Oui, elle n’est plus avec nous. Fut-elle jamais si présente? La Présence n’est pas une présence extérieure à un être, à côté de soi et dont on peut prendre la main. La vraie présence, et c’est peut-être cela que la mort nous révèle, cette présence de Dieu que nous cherchons loin de nous, elle est en nous. Et voici que la robe de chair tombant, la vraie présence se révèle, celle qui laisse les êtres, non plus extérieurs les uns aux autres, mais qui les rend intérieurs les uns aux autres. Présence mystérieuse, oh ! qui n’a rien de mystique, c’est le fond même de notre foi chrétienne. L’unité, l’Amour, l’intimité dont nous vivons toutes, tous, voilà qu’elle se réalise dans le déchirement qui a l’air de nous séparer les uns les autres, et qui en fait, quelques fois douloureusement, mais toujours nous rend encore plus intérieurs les uns aux autres en Celui qui nous unit, en Celui qui nous aime. Sa présence, c’était déjà pour ceux qui l’ont connu, une présence toute d’Amour. Nous tous qui sommes ici, nous la revoyons auprès de ces enfants qu’elle a tant aimés et dont certains peut-être sont aujourd’hui parmi nous pour dire ce qu’elle fut pour eux: une mère. Et vous, chères Sœurs qui l’avez vue vous précéder sur la route de l’Amour, vous vous souvenez de telle parole, de tel silence, où vous avez tant reçu d’elle et qui ont marqué avec justesse votre vie.
Mais la mort, en faisant tomber notre robe de chair, fait tomber tout ce qu’il y a encore en nous d’extérieur, de ténèbres. La lumière où elle est entrée est celle de la Nouvelle Présence que le Christ inaugure par sa résurrection. Qui dira jamais sur terre cette transparence où les êtres, unis dans le Christ, se connaissent les uns les autres dans un Amour éternel ?“ Tu as révélé aux petits et aux humbles” cette connaissance qui échappe aux savants et aux intelligents. Dans cette connaissance, les êtres ne sont plus extérieurs les uns aux autres, mais se retrouvent, sans cesse, dans cette unité où le Père vit avec le Fils dans un même Esprit. C’est la demeure de Dieu parmi les hommes, celle que nous célébrons sous le signe, sous le sacrement, celle de l’Eucharistie, une anticipation de la vie éternelle dont sa vie consacrée voulait être aussi le signe. Nous ne renonçons pas à l’Amour, mais nous y allons.
J’ai retrouvé dans les papiers que je garde d’elle la prière suivante qu’elle écrivit le 12 février 1982 et qu’elle me donna.

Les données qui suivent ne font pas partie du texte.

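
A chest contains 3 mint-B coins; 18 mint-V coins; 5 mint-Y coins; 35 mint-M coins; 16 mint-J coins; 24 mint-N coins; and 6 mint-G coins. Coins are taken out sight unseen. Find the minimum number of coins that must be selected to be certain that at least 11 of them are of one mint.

55

An adversary could hand out at most 10 coins per mint (mint-B, mint-Y, mint-G run out sooner): 3 + 10 + 5 + 10 + 10 + 10 + 6 = 54 coins and still no mint has 11.
One more coin lands in a mint already at 10, so 55 draws are enough and 54 are not.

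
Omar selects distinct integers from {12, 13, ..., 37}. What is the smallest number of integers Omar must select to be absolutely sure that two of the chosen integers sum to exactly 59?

A set avoiding the sum 59 can contain at most one of each pair {x, 59−x}, plus the 10 elements whose complement lies outside the range.
The integers 12, …, 29 (18 of them) are such a set: any two sum to at least 12+13 = 25 and at most 28+29 = 57 < 59.
By pigeonhole, any 19th integer completes one of the 8 pairs, so 19 choices force a sum of 59.

19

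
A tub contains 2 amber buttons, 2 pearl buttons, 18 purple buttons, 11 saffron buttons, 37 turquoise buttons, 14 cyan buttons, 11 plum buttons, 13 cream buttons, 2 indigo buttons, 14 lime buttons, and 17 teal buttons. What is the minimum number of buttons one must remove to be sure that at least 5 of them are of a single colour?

An adversary could hand out at most 4 buttons per colour (amber, pearl, indigo run out sooner): 2 + 2 + 4 + 4 + 4 + 4 + 4 + 4 + 2 + 4 + 4 = 38 buttons and still no colour has 5.
One more button lands in a colour already at 4, so 39 draws are enough and 38 are not.

39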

A vous tous qui l’aimez, je la livre comme son testament le plus pur: “Voici notre oui: Dans la certitude de l’Amour, nous voulons croire à la grâce que tu mets en nous et que tu nous révèles jour après jour. Nous te demandons que la reconnaissance quotidienne de tes dons garde nos coeurs dans la vérité et la liberté de l’Amour.” C’est écrit d’une écriture vive et nette, vous la connaissez cette écriture: elle est pleine de lumière. Et elle ajoute à mon intention: « Crois et ... va ! »
Allons nous aussi avec elle. Vivons le présent dans l’éternité déjà là, dans la vérité et la présence de l’Amour. Et nous pourrons l’entendre nous dire avec Jésus, quittant ce monde: “Je suis toujours avec vous.”